A former Israeli soldier was attacked in the German capital Berlin, police said Saturday, with one or several unknown assailants spraying him with an irritant and throwing him to the ground.

Former Israeli soldier attacked on Berlin street
Israeli soldiers on operation near the Gaza Strip. Photo: dpa | Ilia Yefimovich

The 29-year-old was wearing a top with the Israel Defence Forces (IDF) logo when the attackers started harassing him on Friday about his religion, the police added, calling it “an anti-Semitic attack”.

Officers are seeking the assailants, who fled immediately after the attack, on suspicion of a politically-motivated crime.

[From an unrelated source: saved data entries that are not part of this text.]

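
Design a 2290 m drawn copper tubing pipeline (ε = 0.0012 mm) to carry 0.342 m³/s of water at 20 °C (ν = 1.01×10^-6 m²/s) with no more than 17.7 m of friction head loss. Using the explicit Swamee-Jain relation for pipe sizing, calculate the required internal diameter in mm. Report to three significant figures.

D ≈ 434 mm

Swamee-Jain (Type III): D = 0.66·[ε^1.25·(LQ²/(gh_f))^4.75 + ν·Q^9.4·(L/(gh_f))^5.2]^0.04
LQ²/(gh_f) = 1.543; L/(gh_f) = 13.19
Term 1 = ε^1.25·(…)^4.75 = 3.11×10^-7; Term 2 = ν·Q^9.4·(…)^5.2 = 2.81×10^-5
D = 0.66·(3.11×10^-7 + 2.81×10^-5)^0.04 = 0.4342 m = 434 mm
Check: V = 2.31 m/s, Re = 9.93×10^5, f = 0.01169, h_f = 16.8 m ≈ 17.7 m ✓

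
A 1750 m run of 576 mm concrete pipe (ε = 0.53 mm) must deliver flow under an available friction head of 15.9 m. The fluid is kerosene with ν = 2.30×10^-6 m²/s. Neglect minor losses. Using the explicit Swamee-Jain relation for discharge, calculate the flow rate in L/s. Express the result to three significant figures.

Q ≈ 593 L/s

Swamee-Jain (Type II): Q = -0.965·√(gD⁵h_f/L)·ln[ε/(3.7D) + √(3.17ν²L/(gD³h_f))]
√(gD⁵h_f/L) = √(9.81·0.576⁵·15.9/1750) = 0.07517
ε/(3.7D) = 2.49×10^-4; √(3.17ν²L/(gD³h_f)) = 3.14×10^-5
Q = -0.965·0.07517·ln(2.801×10^-4) = 0.5934 m³/s
Check: V = 2.28 m/s, Re = 5.70×10^5, f = 0.01992, h_f = 16.0 m ≈ 15.9 m ✓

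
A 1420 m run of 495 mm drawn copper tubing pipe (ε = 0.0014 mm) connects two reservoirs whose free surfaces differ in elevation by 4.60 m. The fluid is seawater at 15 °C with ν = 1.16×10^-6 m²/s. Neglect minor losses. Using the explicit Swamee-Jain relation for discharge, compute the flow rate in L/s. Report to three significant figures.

Swamee-Jain (Type II): Q = -0.965·√(gD⁵h_f/L)·ln[ε/(3.7D) + √(3.17ν²L/(gD³h_f))]
√(gD⁵h_f/L) = √(9.81·0.495⁵·4.60/1420) = 0.03073
ε/(3.7D) = 7.64×10^-7; √(3.17ν²L/(gD³h_f)) = 3.33×10^-5
Q = -0.965·0.03073·ln(3.403×10^-5) = 0.3051 m³/s
Check: V = 1.59 m/s, Re = 6.77×10^5, f = 0.01247, h_f = 4.58 m ≈ 4.60 m ✓

Q ≈ 305 L/s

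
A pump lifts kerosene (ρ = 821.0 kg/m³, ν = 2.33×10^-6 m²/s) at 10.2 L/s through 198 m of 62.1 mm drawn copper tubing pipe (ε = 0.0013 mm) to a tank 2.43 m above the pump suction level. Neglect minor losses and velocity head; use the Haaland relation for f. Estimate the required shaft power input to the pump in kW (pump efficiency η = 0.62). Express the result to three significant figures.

V = 4Q/(πD²) = 3.368 m/s; Re = 8.98×10^4; ε/D = 2.09×10^-5; f = 0.01831
h_f = f(L/D)V²/2g = 33.74 m
Total head H = z + h_f = 2.43 + 33.74 = 36.17 m
P_hyd = ρgQH = 821.0·9.81·0.0102·36.17 = 2.972 kW
P_shaft = P_hyd/η = 2.972/0.62 = 4.793 kW

P_shaft ≈ 4.79 kW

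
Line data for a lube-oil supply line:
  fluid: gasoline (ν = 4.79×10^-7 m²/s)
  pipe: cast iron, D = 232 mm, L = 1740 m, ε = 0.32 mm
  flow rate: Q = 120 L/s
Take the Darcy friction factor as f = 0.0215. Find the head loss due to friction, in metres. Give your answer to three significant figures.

V = 4Q/(πD²) = 4·0.120/(π·0.232²) = 2.839 m/s
h_f = f(L/D)V²/(2g) = 0.02150·(1740/0.232)·2.839²/(2·9.81) = 66.23 m

h_f ≈ 66.2 m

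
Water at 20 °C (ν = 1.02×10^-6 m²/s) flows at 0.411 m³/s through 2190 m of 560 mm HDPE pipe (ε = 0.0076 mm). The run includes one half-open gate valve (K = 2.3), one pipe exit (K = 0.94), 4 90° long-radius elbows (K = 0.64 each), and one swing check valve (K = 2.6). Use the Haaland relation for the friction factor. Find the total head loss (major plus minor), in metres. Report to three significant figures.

H_L ≈ 7.85 m

V = 4Q/(πD²) = 1.669 m/s; V²/2g = 0.1419 m
Re = 9.16×10^5, ε/D = 1.36×10^-5 → f = 0.01199 (Haaland)
Major: h_f = f(L/D)·V²/2g = 0.01199·3911·0.1419 = 6.657 m
Minor: ΣK = 8.40; h_m = ΣK·V²/2g = 1.192 m
Total H_L = 6.657 + 1.192 = 7.849 m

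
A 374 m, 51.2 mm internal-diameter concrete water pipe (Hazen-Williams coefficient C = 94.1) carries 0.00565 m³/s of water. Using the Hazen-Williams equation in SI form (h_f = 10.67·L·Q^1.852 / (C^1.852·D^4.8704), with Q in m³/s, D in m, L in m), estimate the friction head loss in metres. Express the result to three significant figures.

h_f ≈ 117 m

h_f = 10.67·374·0.00565^1.852 / (94.1^1.852·0.0512^4.8704) = 117.3 m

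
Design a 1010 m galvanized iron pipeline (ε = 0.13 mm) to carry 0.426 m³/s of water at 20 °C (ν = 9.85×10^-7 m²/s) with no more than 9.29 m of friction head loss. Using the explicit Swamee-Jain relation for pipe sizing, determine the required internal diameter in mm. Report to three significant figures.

Swamee-Jain (Type III): D = 0.66·[ε^1.25·(LQ²/(gh_f))^4.75 + ν·Q^9.4·(L/(gh_f))^5.2]^0.04
LQ²/(gh_f) = 2.011; L/(gh_f) = 11.08
Term 1 = ε^1.25·(…)^4.75 = 3.84×10^-4; Term 2 = ν·Q^9.4·(…)^5.2 = 8.75×10^-5
D = 0.66·(3.84×10^-4 + 8.75×10^-5)^0.04 = 0.4858 m = 486 mm
Check: V = 2.30 m/s, Re = 1.13×10^6, f = 0.01537, h_f = 8.60 m ≈ 9.29 m ✓

D ≈ 486 mm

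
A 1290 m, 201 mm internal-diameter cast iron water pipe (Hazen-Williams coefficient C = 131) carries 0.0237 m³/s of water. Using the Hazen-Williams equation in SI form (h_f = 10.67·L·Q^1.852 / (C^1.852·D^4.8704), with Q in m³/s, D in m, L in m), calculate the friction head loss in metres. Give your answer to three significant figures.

h_f ≈ 3.99 m

h_f = 10.67·1290·0.0237^1.852 / (131^1.852·0.201^4.8704) = 3.993 m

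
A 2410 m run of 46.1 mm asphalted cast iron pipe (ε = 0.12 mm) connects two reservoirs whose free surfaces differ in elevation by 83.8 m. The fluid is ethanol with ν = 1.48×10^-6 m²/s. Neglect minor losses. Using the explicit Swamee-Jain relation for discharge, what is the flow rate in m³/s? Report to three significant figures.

Q ≈ 0.00174 m³/s

Swamee-Jain (Type II): Q = -0.965·√(gD⁵h_f/L)·ln[ε/(3.7D) + √(3.17ν²L/(gD³h_f))]
√(gD⁵h_f/L) = √(9.81·0.0461⁵·83.8/2410) = 2.665×10^-4
ε/(3.7D) = 7.04×10^-4; √(3.17ν²L/(gD³h_f)) = 4.56×10^-4
Q = -0.965·2.665×10^-4·ln(0.001159) = 0.001738 m³/s
Check: V = 1.04 m/s, Re = 3.24×10^4, f = 0.02933, h_f = 84.8 m ≈ 83.8 m ✓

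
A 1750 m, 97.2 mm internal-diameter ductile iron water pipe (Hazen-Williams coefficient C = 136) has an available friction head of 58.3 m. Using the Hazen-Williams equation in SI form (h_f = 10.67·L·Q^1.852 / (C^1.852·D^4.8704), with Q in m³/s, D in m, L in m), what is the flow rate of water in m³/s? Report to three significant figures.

Rearranging: Q = [h_f·C^1.852·D^4.8704 / (10.67·L)]^(1/1.852)
Q = [58.3·136^1.852·0.0972^4.8704 / (10.67·1750)]^0.540 = 0.01313 m³/s

Q ≈ 0.0131 m³/s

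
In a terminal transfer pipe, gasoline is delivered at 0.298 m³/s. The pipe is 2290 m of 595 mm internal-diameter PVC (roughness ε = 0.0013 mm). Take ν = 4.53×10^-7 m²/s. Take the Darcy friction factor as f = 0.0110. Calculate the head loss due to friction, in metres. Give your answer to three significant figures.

h_f ≈ 2.48 m

V = 4Q/(πD²) = 4·0.298/(π·0.595²) = 1.072 m/s
h_f = f(L/D)V²/(2g) = 0.01100·(2290/0.595)·1.072²/(2·9.81) = 2.479 m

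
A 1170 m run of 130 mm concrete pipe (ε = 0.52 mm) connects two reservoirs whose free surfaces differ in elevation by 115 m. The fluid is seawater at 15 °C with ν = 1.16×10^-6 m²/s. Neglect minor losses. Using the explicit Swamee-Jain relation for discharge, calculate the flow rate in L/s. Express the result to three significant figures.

Q ≈ 39.2 L/s

Swamee-Jain (Type II): Q = -0.965·√(gD⁵h_f/L)·ln[ε/(3.7D) + √(3.17ν²L/(gD³h_f))]
√(gD⁵h_f/L) = √(9.81·0.130⁵·115/1170) = 0.005983
ε/(3.7D) = 0.00108; √(3.17ν²L/(gD³h_f)) = 4.49×10^-5
Q = -0.965·0.005983·ln(0.001126) = 0.03920 m³/s
Check: V = 2.95 m/s, Re = 3.31×10^5, f = 0.02888, h_f = 116 m ≈ 115 m ✓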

Saturday is the second anniversary of an attack by a far-right gunman on a synagogue in the eastern German city of Halle, who killed two in a rampage when he failed to break into the house of worship.

It was one of a string of incidents that led authorities to declare the far right and neo-Nazis Germany’s top security threat.

Also this week, a musician claimed he was turned away from a hotel in eastern city Leipzig for wearing a Star-of-David pendant.

While the allegations prompted a fierce response from a Jewish community unsettled by increasing anti-Semitic crimes, several investigations have been mounted into contradictory accounts of the incident.

In 2019, police recorded 2,032 anti-Semitic crimes, an increase of 13 percent year-on-year.

“The threat is complex and comes from different directions” from jihadists to the far right, the federal government’s commissioner for the fight against anti-Semitism Felix Klein said recently.